Кто же был среди возмущенных? В основном вокалистки. То есть те, кого брали в институт не по принципу актерского призвания, а по голосовым и музыкальным данным. Они в большинстве своем не блистали актерским талантом – дарованием, в механизме которого есть одна очень важная часть: самоотверженность, способность к самоотрешению. Они шли к директору, не подозревая, что выдают себя с ног до головы: сцена не их стихия. Способность к самоотрешению лежит, по сути дела, в существе самого актерского искусства, ибо, чтобы создать образ другого человека, нужно отрешиться от самого себя.
Повторяю: свойство самопожертвования – обязательная, необходимая составная актерского таланта.
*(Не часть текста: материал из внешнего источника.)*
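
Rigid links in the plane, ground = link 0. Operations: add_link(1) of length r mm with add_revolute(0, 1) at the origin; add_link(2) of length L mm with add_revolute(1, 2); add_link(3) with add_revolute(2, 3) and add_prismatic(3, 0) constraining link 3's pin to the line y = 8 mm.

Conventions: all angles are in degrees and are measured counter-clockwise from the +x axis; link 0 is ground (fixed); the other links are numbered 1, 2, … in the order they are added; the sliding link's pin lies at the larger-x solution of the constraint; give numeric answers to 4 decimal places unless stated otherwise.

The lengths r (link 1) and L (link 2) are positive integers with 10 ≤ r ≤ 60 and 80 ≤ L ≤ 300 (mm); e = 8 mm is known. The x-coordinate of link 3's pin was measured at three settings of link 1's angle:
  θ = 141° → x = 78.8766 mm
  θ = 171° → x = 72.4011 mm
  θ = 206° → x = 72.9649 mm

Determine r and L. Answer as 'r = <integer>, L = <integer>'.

constraint per measurement: (x − r cos θ)² + (r sin θ − e)² = L²
subtracting the θ₁ and θ₂ equations cancels the r² and L² terms:
r = (x₁² − x₂²) / (2[(x₁cos θ₁ + e sin θ₁) − (x₂cos θ₂ + e sin θ₂)]) = 35.0002 → r = 35
L² = (x₁ − r cos θ₁)² + (r sin θ₁ − e)² = 11449.0028 → L = 107.0000 → L = 107
check at θ₃=206°: x = 72.9649 (printed 72.9649) ✓

r = 35, L = 107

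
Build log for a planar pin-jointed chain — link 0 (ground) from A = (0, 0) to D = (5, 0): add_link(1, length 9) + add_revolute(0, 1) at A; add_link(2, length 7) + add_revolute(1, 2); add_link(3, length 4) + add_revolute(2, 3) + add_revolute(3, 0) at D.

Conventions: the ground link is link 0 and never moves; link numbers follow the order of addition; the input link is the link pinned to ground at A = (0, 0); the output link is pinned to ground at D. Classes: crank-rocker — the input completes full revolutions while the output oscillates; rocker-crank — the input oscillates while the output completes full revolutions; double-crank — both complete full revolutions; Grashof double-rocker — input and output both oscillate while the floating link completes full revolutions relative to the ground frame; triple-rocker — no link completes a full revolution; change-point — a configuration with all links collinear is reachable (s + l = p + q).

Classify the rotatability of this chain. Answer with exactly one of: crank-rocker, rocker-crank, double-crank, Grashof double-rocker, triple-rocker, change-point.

lengths: ground=5, input=9, coupler=7, output=4
sorted: s=4 (shortest), l=9 (longest), p+q=12
s + l = 13 vs p + q = 12
s + l > p + q → non-Grashof → no link fully rotates → triple-rocker

triple-rocker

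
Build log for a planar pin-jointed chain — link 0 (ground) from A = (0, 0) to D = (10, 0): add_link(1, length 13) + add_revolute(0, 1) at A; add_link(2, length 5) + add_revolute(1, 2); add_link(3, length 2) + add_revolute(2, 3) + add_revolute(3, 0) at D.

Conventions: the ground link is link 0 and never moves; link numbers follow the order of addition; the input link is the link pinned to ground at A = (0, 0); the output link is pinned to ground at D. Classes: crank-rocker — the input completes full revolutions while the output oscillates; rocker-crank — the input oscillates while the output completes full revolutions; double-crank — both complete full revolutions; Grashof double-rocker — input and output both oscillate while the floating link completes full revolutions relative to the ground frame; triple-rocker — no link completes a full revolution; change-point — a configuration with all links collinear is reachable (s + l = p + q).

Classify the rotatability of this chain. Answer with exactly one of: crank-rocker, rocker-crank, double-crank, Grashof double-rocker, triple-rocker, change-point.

lengths: ground=10, input=13, coupler=5, output=2
sorted: s=2 (shortest), l=13 (longest), p+q=15
s + l = 15 vs p + q = 15
s + l = p + q → change-point (collinear configuration reachable)

change-point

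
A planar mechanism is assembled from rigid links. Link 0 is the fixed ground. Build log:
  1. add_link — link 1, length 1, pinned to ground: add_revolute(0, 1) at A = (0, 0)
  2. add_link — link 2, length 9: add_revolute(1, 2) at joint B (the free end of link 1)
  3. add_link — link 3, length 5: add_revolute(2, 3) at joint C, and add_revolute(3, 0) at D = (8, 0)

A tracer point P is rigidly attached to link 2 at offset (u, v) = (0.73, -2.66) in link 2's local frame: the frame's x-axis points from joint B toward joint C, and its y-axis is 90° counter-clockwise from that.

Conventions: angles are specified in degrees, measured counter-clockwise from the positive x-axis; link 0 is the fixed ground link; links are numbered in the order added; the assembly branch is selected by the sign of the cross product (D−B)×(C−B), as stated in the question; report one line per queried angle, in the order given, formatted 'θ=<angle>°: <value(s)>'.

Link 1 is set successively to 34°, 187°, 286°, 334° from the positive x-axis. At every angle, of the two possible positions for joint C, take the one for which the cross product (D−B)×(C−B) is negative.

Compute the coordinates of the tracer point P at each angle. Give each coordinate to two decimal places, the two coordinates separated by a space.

A=(0,0), D=(8.00,0)
θ=34°: B = A + 1.00·(cos34°, sin34°) = (0.8290, 0.5592)
θ=34°: |BD| = 7.1927
θ=34°: circle(B,9.00) ∩ circle(D,5.00): a=7.4892, h=4.9912
θ=34°:   candidates: C₊=(8.6836,4.9530) cross=35.900; C₋=(7.9075,-4.9991) cross=-35.900
θ=34°:   branch - wants cross < 0 → take C=(7.9075,-4.9991) (cross=-35.900)
θ=34°: ex = (C−B)/|BC| = (0.7865,-0.6176); ey = (0.6176,0.7865)
θ=34°: P = B + 0.73·ex + -2.66·ey = (-0.2396,-1.9837)
θ=187°: B = A + 1.00·(cos187°, sin187°) = (-0.9925, -0.1219)
θ=187°: |BD| = 8.9934
θ=187°: circle(B,9.00) ∩ circle(D,5.00): a=7.6101, h=4.8048
θ=187°:   candidates: C₊=(6.5517,4.7857) cross=43.212; C₋=(6.6820,-4.8231) cross=-43.212
θ=187°:   branch - wants cross < 0 → take C=(6.6820,-4.8231) (cross=-43.212)
θ=187°: ex = (C−B)/|BC| = (0.8527,-0.5224); ey = (0.5224,0.8527)
θ=187°: P = B + 0.73·ex + -2.66·ey = (-1.7595,-2.7714)
θ=286°: B = A + 1.00·(cos286°, sin286°) = (0.2756, -0.9613)
θ=286°: |BD| = 7.7839
θ=286°: circle(B,9.00) ∩ circle(D,5.00): a=7.4891, h=4.9913
θ=286°:   candidates: C₊=(7.0910,4.9167) cross=38.852; C₋=(8.3238,-4.9895) cross=-38.852
θ=286°:   branch - wants cross < 0 → take C=(8.3238,-4.9895) (cross=-38.852)
θ=286°: ex = (C−B)/|BC| = (0.8942,-0.4476); ey = (0.4476,0.8942)
θ=286°: P = B + 0.73·ex + -2.66·ey = (-0.2621,-3.6667)
θ=334°: B = A + 1.00·(cos334°, sin334°) = (0.8988, -0.4384)
θ=334°: |BD| = 7.1147
θ=334°: circle(B,9.00) ∩ circle(D,5.00): a=7.4929, h=4.9857
θ=334°:   candidates: C₊=(8.0702,4.9995) cross=35.472; C₋=(8.6846,-4.9529) cross=-35.472
θ=334°:   branch - wants cross < 0 → take C=(8.6846,-4.9529) (cross=-35.472)
θ=334°: ex = (C−B)/|BC| = (0.8651,-0.5016); ey = (0.5016,0.8651)
θ=334°: P = B + 0.73·ex + -2.66·ey = (0.1960,-3.1057)

θ=34°: -0.24 -1.98
θ=187°: -1.76 -2.77
θ=286°: -0.26 -3.67
θ=334°: 0.20 -3.11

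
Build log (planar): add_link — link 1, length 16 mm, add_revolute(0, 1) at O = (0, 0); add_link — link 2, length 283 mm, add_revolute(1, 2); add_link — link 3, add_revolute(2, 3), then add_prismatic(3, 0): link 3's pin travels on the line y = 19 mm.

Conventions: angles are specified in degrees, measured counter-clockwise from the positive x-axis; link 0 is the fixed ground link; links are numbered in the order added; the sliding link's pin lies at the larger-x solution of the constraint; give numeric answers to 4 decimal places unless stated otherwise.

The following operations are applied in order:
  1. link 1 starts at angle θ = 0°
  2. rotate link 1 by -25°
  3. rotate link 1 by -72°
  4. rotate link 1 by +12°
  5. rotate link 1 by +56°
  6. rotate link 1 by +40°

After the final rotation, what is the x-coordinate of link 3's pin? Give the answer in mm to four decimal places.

geometry: r = 16 mm, L = 283 mm, e = 19 mm; θ starts at 0°
rotate link 1 by -25°: θ ← 0° -25° = -25°
rotate link 1 by -72°: θ ← -25° -72° = -97°
rotate link 1 by +12°: θ ← -97° +12° = -85°
rotate link 1 by +56°: θ ← -85° +56° = -29°
rotate link 1 by +40°: θ ← -29° +40° = 11°
crank pin P = (r cos θ, r sin θ) = (15.706035, 3.052944)
h = r sin θ − e = 3.052944 − 19 = -15.947056
x = r cos θ + √(L² − h²) = 15.706035 + 282.550334 = 298.256369

298.2564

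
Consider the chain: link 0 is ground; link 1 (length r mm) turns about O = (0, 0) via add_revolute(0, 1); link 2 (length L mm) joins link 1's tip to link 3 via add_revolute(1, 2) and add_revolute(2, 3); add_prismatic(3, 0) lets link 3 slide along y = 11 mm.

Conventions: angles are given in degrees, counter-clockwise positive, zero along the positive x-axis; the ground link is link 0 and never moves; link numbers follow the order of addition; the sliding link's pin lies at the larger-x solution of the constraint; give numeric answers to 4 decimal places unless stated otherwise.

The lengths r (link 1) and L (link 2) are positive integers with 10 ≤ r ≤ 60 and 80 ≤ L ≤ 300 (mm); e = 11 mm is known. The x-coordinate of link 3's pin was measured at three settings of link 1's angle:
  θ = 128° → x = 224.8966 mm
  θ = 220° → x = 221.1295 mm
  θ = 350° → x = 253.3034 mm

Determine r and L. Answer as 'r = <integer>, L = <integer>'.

constraint per measurement: (x − r cos θ)² + (r sin θ − e)² = L²
subtracting the θ₁ and θ₂ equations cancels the r² and L² terms:
r = (x₁² − x₂²) / (2[(x₁cos θ₁ + e sin θ₁) − (x₂cos θ₂ + e sin θ₂)]) = 17.9997 → r = 18
L² = (x₁ − r cos θ₁)² + (r sin θ₁ − e)² = 55695.9946 → L = 236.0000 → L = 236
check at θ₃=350°: x = 253.3034 (printed 253.3034) ✓

r = 18, L = 236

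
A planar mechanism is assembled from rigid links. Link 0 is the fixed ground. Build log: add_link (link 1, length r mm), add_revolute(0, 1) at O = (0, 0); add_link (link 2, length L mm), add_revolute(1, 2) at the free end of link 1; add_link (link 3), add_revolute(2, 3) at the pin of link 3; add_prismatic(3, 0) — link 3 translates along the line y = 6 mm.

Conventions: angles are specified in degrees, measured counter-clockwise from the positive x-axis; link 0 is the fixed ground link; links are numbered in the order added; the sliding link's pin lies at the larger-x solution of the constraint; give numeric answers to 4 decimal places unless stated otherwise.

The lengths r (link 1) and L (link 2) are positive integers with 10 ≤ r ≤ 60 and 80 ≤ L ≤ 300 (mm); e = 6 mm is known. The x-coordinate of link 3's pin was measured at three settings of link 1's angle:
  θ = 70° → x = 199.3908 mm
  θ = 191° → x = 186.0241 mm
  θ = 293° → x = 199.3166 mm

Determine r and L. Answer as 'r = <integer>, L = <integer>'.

constraint per measurement: (x − r cos θ)² + (r sin θ − e)² = L²
subtracting the θ₁ and θ₂ equations cancels the r² and L² terms:
r = (x₁² − x₂²) / (2[(x₁cos θ₁ + e sin θ₁) − (x₂cos θ₂ + e sin θ₂)]) = 10.0000 → r = 10
L² = (x₁ − r cos θ₁)² + (r sin θ₁ − e)² = 38416.0146 → L = 196.0000 → L = 196
check at θ₃=293°: x = 199.3166 (printed 199.3166) ✓

r = 10, L = 196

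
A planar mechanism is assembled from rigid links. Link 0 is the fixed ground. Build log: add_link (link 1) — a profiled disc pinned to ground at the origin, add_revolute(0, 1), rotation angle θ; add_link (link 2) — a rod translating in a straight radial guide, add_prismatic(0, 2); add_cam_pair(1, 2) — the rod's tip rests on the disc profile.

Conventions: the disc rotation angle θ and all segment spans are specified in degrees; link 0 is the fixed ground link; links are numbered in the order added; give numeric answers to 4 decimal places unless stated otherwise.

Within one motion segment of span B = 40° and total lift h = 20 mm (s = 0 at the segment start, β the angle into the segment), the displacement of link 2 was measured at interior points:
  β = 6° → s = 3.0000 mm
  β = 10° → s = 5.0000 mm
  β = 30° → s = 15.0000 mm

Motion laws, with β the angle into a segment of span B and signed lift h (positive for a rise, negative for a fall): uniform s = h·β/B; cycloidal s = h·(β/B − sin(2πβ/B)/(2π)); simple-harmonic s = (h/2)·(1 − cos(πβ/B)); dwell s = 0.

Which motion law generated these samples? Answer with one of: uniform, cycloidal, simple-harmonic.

candidates at β/B = r: uniform s = h·r (linear in β); cycloidal s = h·(r − sin(2πr)/(2π)); simple-harmonic s = (h/2)(1 − cos(πr))
β=6°: printed 3.0000 | uniform 3.0000, cycloidal 0.4248, simple-harmonic 1.0899
β=10°: printed 5.0000 | uniform 5.0000, cycloidal 1.8169, simple-harmonic 2.9289
β=30°: printed 15.0000 | uniform 15.0000, cycloidal 18.1831, simple-harmonic 17.0711
only one law matches every sample → uniform

uniform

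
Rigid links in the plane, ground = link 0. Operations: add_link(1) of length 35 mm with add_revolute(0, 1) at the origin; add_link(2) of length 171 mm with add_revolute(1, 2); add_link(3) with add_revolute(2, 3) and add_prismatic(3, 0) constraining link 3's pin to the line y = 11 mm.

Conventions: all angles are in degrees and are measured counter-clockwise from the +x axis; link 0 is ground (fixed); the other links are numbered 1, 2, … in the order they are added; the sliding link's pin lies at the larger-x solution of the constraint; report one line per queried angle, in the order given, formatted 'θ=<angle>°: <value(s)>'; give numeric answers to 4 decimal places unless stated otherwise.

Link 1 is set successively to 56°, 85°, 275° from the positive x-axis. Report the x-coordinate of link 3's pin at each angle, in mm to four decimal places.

geometry: r = 35 mm, L = 171 mm, e = 11 mm
θ=56°: crank pin P = (r cos θ, r sin θ) = (19.571752, 29.016315)
θ=56°: h = r sin θ − e = 29.016315 − 11 = 18.016315
θ=56°: x = r cos θ + √(L² − h²) = 19.571752 + 170.048265 = 189.620017
θ=85°: crank pin P = (r cos θ, r sin θ) = (3.050451, 34.866814)
θ=85°: h = r sin θ − e = 34.866814 − 11 = 23.866814
θ=85°: x = r cos θ + √(L² − h²) = 3.050451 + 169.326239 = 172.376690
θ=275°: crank pin P = (r cos θ, r sin θ) = (3.050451, -34.866814)
θ=275°: h = r sin θ − e = -34.866814 − 11 = -45.866814
θ=275°: x = r cos θ + √(L² − h²) = 3.050451 + 164.733832 = 167.784283

θ=56°: 189.6200
θ=85°: 172.3767
θ=275°: 167.7843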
Но я уже не раз говорил, что такое же свойство присуще и хорошему спортсмену.
Театр Мейерхольда просуществовал в ГИТИСе года полтора и, получив помещение, съехал.
Новые формы искусства произвели на меня определенное впечатление, но не убедили до конца в своей жизнеспособности. Я думал, что они вряд ли останутся в чистом виде – скорее всего сольются с традиционными, дополнят их. Словом, считал, что произойдет синтез старого и нового.
Вот почему приглашение в «Синюю блузу» поначалу не вызвало во мне особого энтузиазма. Я считал, что она мертворожденное дитя, плод авантюристов от искусства, которые, пользуясь модой на новизну, нашли способ обратить на себя внимание. Считал так до тех пор, пока Михаил Грановский не посвятил меня в подробности творческой жизни этого театра…
* * *
Каждое утро в одно и то же время прохожие, регулярный маршрут которых пролегал через Тверской бульвар, встречали здесь крепкого коренастого брюнета с тонкими усиками, запоминавшегося не столько симпатичной внешностью, сколько странным поведением… Он выходил из дома № 26 и двигался по бульвару, читая на ходу газету. Двигался вовсе не так медленно, как следовало бы этого ожидать. Он, видимо, приспособился и шагал уверенно, словно смотрел себе под ноги.
Прохожие принимали его за чудака, каких в общем не так уж мало, ибо читающий пешеход не столь уж большая редкость. Но дворники, которым он намозолил глаза, убежденно считали его психом. Дворники в отличие от прохожих весьма наблюдательны. Они могли проследить довольно большие отрезки пути этого гражданина и обменяться потом впечатлениями. Они знали: в течение ста пятидесяти – двухсот метров гражданин успеет прочесть газету и в конце этой дистанции, замедлив шаг или вовсе остановившись, проделает с ней нелепую операцию – аккуратно разорвет ее на кусочки, часть из них положит в левый карман, остальное скомкает и в лучшем случае бросит в урну.
Но правый карман «психа» оттопыривал целый рулон газет. «Псих» тут же вынимал очередную и на следующем участке пути проделывал с ней то же самое…
К личности странного гражданина дворники не проявляли особого любопытства.